ConceptMoE: Adaptive Token-To-Concept Compression For Implicit Compute Allocation
Source
- Raw Markdown: paper_conceptmoe-2026.md
- PDF: paper_conceptmoe-2026.pdf
Core Claim
ConceptMoE improves efficiency and effectiveness by merging semantically similar token sequences into concept representations before expensive MoE computation.
Key Contributions
- Introduces learnable token-to-concept chunking based on semantic similarity.
- Uses MoE to compare architectures under matched total parameters and activated FLOPs.
- Reports improvements on language pretraining, long-context understanding, multimodal benchmarks, and continual conversion.

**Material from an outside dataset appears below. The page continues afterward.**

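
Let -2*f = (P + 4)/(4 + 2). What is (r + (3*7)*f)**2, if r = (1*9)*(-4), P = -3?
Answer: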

- Reduces attention computation and KV cache requirements at higher compression ratios.
Method Notes
ConceptMoE connects Latent Tokenization with Mixture Of Experts: compression is not only a preprocessing step, but an implicit compute-allocation mechanism.
Evidence And Results
The abstract reports +0.9 language pretraining points, +2.3 long-context points, +0.6 multimodal points, and +5.5 points during continual training conversion under controlled settings.
Limitations
The source does not remove tokenization entirely; it compresses already-tokenized streams into concepts. It should be compared with byte-native methods such as H-Net and Synergy.
Links Into The Wiki
Open Questions
- How stable are learned concept boundaries across domains?
- Can concept compression be combined with byte-level or pixel-level inputs?